Window on Eurasia: Three Out of Four Russians in the Urals Backed Secession in the Early 1990s

Paul Goble

Vienna, January 14 – The opening of an exhibit in Sverdlovsk featuring the coupons – called “Urals francs” -- that officials there used in the early 1990s to replace the ruble in local transactions calls attention to a phenomenon often neglected then and later: the desire of many Russians in the regions to escape Moscow’s control through secession.
While the efforts of non-Russians, from the Tatars to the Chechens, to achieve greater autonomy or even independence in the 1990s attracted a great deal of attention and concern, the efforts of Russians in the regions to do the same did not, largely because most observers assumed that ethnic identity among Russians and their attachment to Moscow were both firm.
But neither was as overwhelmingly strong as many assumed. Not only have some nominally ethnic Russians experimented with other identities, including regional ones like “Sibiryak,” but many more have resented the way in which Moscow has assumed their loyalty and devoted more resources to non-Russian groups that stood up to the center.
Such feelings were certainly stronger during the early and mid-1990s, a period in which many parts of the Russian state were in a shambles and to which the exhibit in Sverdlovsk is devoted. But its opening now, when many Russian regions, which receive less from the center than they pay and may be more restive as a result, is an indication that such attitudes may persist.

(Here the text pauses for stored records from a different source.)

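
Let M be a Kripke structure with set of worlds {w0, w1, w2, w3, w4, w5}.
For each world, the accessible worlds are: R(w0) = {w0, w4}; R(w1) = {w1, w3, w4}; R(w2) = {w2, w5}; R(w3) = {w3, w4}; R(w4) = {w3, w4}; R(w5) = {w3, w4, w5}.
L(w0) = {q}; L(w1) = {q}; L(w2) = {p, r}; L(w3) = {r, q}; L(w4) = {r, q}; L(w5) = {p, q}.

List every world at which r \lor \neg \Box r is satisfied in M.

w0, w1, w2, w3, w4, w5

Let φ = r \lor \neg \Box r. Evaluate φ at each world:
  w0 (successors {w0, w4}): φ is true.
  w1 (successors {w1, w3, w4}): φ is true.
  w2 (successors {w2, w5}): φ is true.
  w3 (successors {w3, w4}): φ is true.
  w4 (successors {w3, w4}): φ is true.
  w5 (successors {w3, w4, w5}): φ is true.
For instance, at w3:
  At w3: r is true, \neg \Box r is false, so r \lor \neg \Box r is true.
    At w3: \Box r is true, so \neg \Box r is false.
      At w3: \Box r requires r at every successor {w3, w4}.
        At w3: r is true.
        At w4: r is true.
      So \Box r is true at w3.
Satisfying worlds: {w0, w1, w2, w3, w4, w5}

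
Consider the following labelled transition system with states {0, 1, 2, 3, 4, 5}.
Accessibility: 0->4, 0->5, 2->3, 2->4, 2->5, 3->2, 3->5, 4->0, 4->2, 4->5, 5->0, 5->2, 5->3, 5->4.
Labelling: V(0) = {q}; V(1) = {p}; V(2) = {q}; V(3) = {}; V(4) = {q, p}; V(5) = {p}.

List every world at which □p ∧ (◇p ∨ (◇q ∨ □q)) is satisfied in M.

0, 1

Recall that □ψ holds at a world iff ψ holds at every accessible world, and ◇ψ holds iff ψ holds at some accessible world.
Let φ = □p ∧ (◇p ∨ (◇q ∨ □q)). Evaluate φ at each world:
  0 (successors {4, 5}): φ is true.
  1 (successors ∅): φ is true.
  2 (successors {3, 4, 5}): φ is false.
  3 (successors {2, 5}): φ is false.
  4 (successors {0, 2, 5}): φ is false.
  5 (successors {0, 2, 3, 4}): φ is false.
For instance, at 3:
  At 3: □p is false, ◇p ∨ (◇q ∨ □q) is true, so □p ∧ (◇p ∨ (◇q ∨ □q)) is false.
    At 3: □p requires p at every successor {2, 5}.
      p fails at 2, so □p is false at 3.
    At 3: ◇p is true, ◇q ∨ □q is true, so ◇p ∨ (◇q ∨ □q) is true.
      At 3: ◇p requires p at some successor in {2, 5}.
        p holds at 5, so ◇p is true at 3.
      At 3: ◇q is true, □q is false, so ◇q ∨ □q is true.
Satisfying worlds: {0, 1}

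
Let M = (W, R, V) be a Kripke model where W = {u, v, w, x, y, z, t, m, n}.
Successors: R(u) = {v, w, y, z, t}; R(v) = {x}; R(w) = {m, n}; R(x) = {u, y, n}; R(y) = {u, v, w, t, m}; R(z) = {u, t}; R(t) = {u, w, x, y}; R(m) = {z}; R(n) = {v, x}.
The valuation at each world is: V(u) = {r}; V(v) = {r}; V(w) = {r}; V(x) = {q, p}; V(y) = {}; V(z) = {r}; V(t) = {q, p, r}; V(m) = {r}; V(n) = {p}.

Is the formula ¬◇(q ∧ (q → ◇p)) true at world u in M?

No

At u: ◇(q ∧ (q → ◇p)) is true, so ¬◇(q ∧ (q → ◇p)) is false.
  At u: ◇(q ∧ (q → ◇p)) requires q ∧ (q → ◇p) at some successor in {v, w, y, z, t}.
    q ∧ (q → ◇p) holds at t, so ◇(q ∧ (q → ◇p)) is true at u.
      At t: q is true, q → ◇p is true, so q ∧ (q → ◇p) is true.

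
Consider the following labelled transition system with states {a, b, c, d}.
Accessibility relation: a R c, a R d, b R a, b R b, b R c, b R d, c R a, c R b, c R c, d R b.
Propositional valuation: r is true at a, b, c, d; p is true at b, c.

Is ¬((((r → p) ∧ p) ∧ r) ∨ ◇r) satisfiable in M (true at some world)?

No

Let φ = ¬((((r → p) ∧ p) ∧ r) ∨ ◇r). Evaluate φ at each world:
  a (successors {c, d}): φ is false.
  b (successors {a, b, c, d}): φ is false.
  c (successors {a, b, c}): φ is false.
  d (successors {b}): φ is false.
For instance, at b:
  At b: (((r → p) ∧ p) ∧ r) ∨ ◇r is true, so ¬((((r → p) ∧ p) ∧ r) ∨ ◇r) is false.
    At b: ((r → p) ∧ p) ∧ r is true, ◇r is true, so (((r → p) ∧ p) ∧ r) ∨ ◇r is true.
      At b: ◇r requires r at some successor in {a, b, c, d}.
        r holds at a, so ◇r is true at b.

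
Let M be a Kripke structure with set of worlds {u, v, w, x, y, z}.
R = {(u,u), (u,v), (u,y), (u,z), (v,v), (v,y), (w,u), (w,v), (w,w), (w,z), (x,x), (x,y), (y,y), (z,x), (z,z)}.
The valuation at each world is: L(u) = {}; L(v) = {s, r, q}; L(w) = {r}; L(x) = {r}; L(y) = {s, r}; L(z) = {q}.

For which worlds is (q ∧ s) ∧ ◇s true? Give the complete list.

v

Recall that ◇ψ holds at a world iff ψ holds at some accessible world.
Let φ = (q ∧ s) ∧ ◇s. Evaluate φ at each world:
  u (successors {u, v, y, z}): φ is false.
  v (successors {v, y}): φ is true.
  w (successors {u, v, w, z}): φ is false.
  x (successors {x, y}): φ is false.
  y (successors {y}): φ is false.
  z (successors {x, z}): φ is false.
For instance, at w:
  At w: q ∧ s is false, ◇s is true, so (q ∧ s) ∧ ◇s is false.
    At w: ◇s requires s at some successor in {u, v, w, z}.
      s holds at v, so ◇s is true at w.
Satisfying worlds: {v}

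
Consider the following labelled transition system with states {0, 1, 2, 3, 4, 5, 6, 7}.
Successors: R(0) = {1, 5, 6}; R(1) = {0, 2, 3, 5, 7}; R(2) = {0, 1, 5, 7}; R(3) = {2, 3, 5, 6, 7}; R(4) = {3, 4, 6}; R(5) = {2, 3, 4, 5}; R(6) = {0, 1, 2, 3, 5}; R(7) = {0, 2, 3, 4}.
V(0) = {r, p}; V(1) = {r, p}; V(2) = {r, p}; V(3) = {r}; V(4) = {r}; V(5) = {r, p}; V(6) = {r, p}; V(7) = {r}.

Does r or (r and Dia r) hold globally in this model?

Let φ = r or (r and Dia r). Evaluate φ at each world:
  0 (successors {1, 5, 6}): φ is true.
  1 (successors {0, 2, 3, 5, 7}): φ is true.
  2 (successors {0, 1, 5, 7}): φ is true.
  3 (successors {2, 3, 5, 6, 7}): φ is true.
  4 (successors {3, 4, 6}): φ is true.
  5 (successors {2, 3, 4, 5}): φ is true.
  6 (successors {0, 1, 2, 3, 5}): φ is true.
  7 (successors {0, 2, 3, 4}): φ is true.
For instance, at 5:
  At 5: r is true, r and Dia r is true, so r or (r and Dia r) is true.
    At 5: r is true, Dia r is true, so r and Dia r is true.
      At 5: Dia r requires r at some successor in {2, 3, 4, 5}.
        r holds at 2, so Dia r is true at 5.

Yes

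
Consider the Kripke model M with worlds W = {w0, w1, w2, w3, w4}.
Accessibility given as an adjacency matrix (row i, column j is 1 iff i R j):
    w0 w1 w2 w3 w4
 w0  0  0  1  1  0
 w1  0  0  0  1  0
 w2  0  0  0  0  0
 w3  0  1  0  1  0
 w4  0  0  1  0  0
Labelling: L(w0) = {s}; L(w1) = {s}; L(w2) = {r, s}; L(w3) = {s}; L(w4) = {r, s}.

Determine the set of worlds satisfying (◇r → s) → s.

w0, w1, w2, w3, w4

Recall that ◇ψ holds at a world iff ψ holds at some accessible world.
Let φ = (◇r → s) → s. Evaluate φ at each world:
  w0 (successors {w2, w3}): φ is true.
  w1 (successors {w3}): φ is true.
  w2 (successors ∅): φ is true.
  w3 (successors {w1, w3}): φ is true.
  w4 (successors {w2}): φ is true.
For instance, at w3:
  At w3: ◇r → s is true, s is true, so (◇r → s) → s is true.
    At w3: ◇r is false, s is true, so ◇r → s is true.
      At w3: ◇r requires r at some successor in {w1, w3}.
        At w1: r is false.
        At w3: r is false.
      So ◇r is false at w3.
Satisfying worlds: {w0, w1, w2, w3, w4}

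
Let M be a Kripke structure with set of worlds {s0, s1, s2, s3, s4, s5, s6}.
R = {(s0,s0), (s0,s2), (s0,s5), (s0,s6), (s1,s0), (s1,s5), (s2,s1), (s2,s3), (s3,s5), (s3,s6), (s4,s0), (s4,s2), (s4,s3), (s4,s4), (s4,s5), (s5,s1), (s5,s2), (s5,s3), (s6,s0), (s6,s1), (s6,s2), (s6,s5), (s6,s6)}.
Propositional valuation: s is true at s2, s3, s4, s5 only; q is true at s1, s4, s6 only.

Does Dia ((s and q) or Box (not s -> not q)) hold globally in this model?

Recall that Box ψ holds at a world iff ψ holds at every accessible world, and Dia ψ holds iff ψ holds at some accessible world.
Let φ = Dia ((s and q) or Box (not s -> not q)). Evaluate φ at each world:
  s0 (successors {s0, s2, s5, s6}): φ is false.
  s1 (successors {s0, s5}): φ is false.
  s2 (successors {s1, s3}): φ is true.
  s3 (successors {s5, s6}): φ is false.
  s4 (successors {s0, s2, s3, s4, s5}): φ is true.
  s5 (successors {s1, s2, s3}): φ is true.
  s6 (successors {s0, s1, s2, s5, s6}): φ is true.
Detail at s0 (counterexample):
  At s0: Dia ((s and q) or Box (not s -> not q)) requires (s and q) or Box (not s -> not q) at some successor in {s0, s2, s5, s6}.
    At s0: (s and q) or Box (not s -> not q) is false.
    At s2: (s and q) or Box (not s -> not q) is false.
    At s5: (s and q) or Box (not s -> not q) is false.
    At s6: (s and q) or Box (not s -> not q) is false.
  So Dia ((s and q) or Box (not s -> not q)) is false at s0.

No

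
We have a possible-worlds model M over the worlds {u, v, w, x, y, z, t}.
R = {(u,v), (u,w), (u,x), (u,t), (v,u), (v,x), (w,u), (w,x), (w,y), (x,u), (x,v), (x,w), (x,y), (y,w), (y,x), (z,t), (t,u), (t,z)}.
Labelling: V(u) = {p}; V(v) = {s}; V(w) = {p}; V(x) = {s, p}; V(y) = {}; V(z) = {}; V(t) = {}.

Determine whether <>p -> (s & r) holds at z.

At z: <>p is false, s & r is false, so <>p -> (s & r) is true.
  At z: <>p requires p at some successor in {t}.
    At t: p is false.
  So <>p is false at z.

Yes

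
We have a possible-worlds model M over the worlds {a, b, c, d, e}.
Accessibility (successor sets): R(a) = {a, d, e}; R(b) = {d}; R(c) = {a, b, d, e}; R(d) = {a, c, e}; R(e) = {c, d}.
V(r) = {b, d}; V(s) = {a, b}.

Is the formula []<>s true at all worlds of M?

Recall that []ψ holds at a world iff ψ holds at every accessible world, and <>ψ holds iff ψ holds at some accessible world.
Let φ = []<>s. Evaluate φ at each world:
  a (successors {a, d, e}): φ is false.
  b (successors {d}): φ is true.
  c (successors {a, b, d, e}): φ is false.
  d (successors {a, c, e}): φ is false.
  e (successors {c, d}): φ is true.
Detail at a (counterexample):
  At a: []<>s requires <>s at every successor {a, d, e}.
    <>s fails at e, so []<>s is false at a.
      At e: <>s requires s at some successor in {c, d}.
        At c: s is false.
        At d: s is false.
      So <>s is false at e.

No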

In reporting the opening of the exhibit, Novyy Region says that “the unique facts of the contemporary history of the Sverdlovsk oblast were reanimated today at the opening of an exhibit” featuring the “Urals francs” which “could have become the monetary units of the separatist Urals Republic” (www.nr2.ru/ekb/215583.html).
These coupons are “now recalled only by older or middle aged people” in the region, journalist Aleksandr Rodionov said, but the region’s leader at that time Eduard Rossel hastened to say that the radical ruble inflation of the early 1990s meant that such regional coupons were needed because “there wasn’t enough cash to pay people their wages.”
Rossel said that he had gone ahead with printing these coupons after talking to Yegor Gaidar, who at that time was economics and finance minister of the Russian Federation. “I told him,” the governor said, “that there wasn’t enough money” to pay people and asked for his opinion about the coupons. After a brief reflection, Gaidar said to go ahead.
An exhibit guide interrupted and pointed out that 60 percent of the residents of the Middle Volga voted for secession from the Russian Federation. But Rossel responded by saying that “no, at that time 70 to 80 percent of the population voted for separation,” a level of support that caused Moscow to move against him.
Rossel’s comments on this point, Novyy Region continued, reflect the fact that “the present government has remained at the helm of Sverdlovsk oblast longer than any of his predecessors,” a longevity that Rossel himself explained as the result of the political skills he learned in Soviet times.
“To survive politically in Soviet times was more complicated than now,” he said. “Before us were put tasks that could not be fulfilled” but that came from places in that “power vertical” which could not be ignored. “That I survived says that I mastered sufficient flexibility already in Soviet times.”
It is thus entirely possible that his decision to be speak out about the local currency or script that he introduced more than 15 years ago now that once again his region and many others are suffering as a result of a combination of economic difficulties and demands from Moscow that they do more with less than they had.
But however that may be, the explanatory note that Novyy Region provides is worth noting at the very least as a window on the past if not a guide to the future. According to the news service, “the Urals francs were account checks of the Urals Market cooperative. They were printed in 1991 at the initiative of a group of young entrepreneurs and public activists.
“The causes for the issuance of the banknotes were the lack of rubles and the need to pay out family subsidies, wages and other local payments.” In addition, Novyy Region reports, they “tangentially” represented a form of “propaganda of the idea of a Urals Republic.” Some 1.93 million bills were printed in denominations ranging from 1 to 1000 “Urals francs.”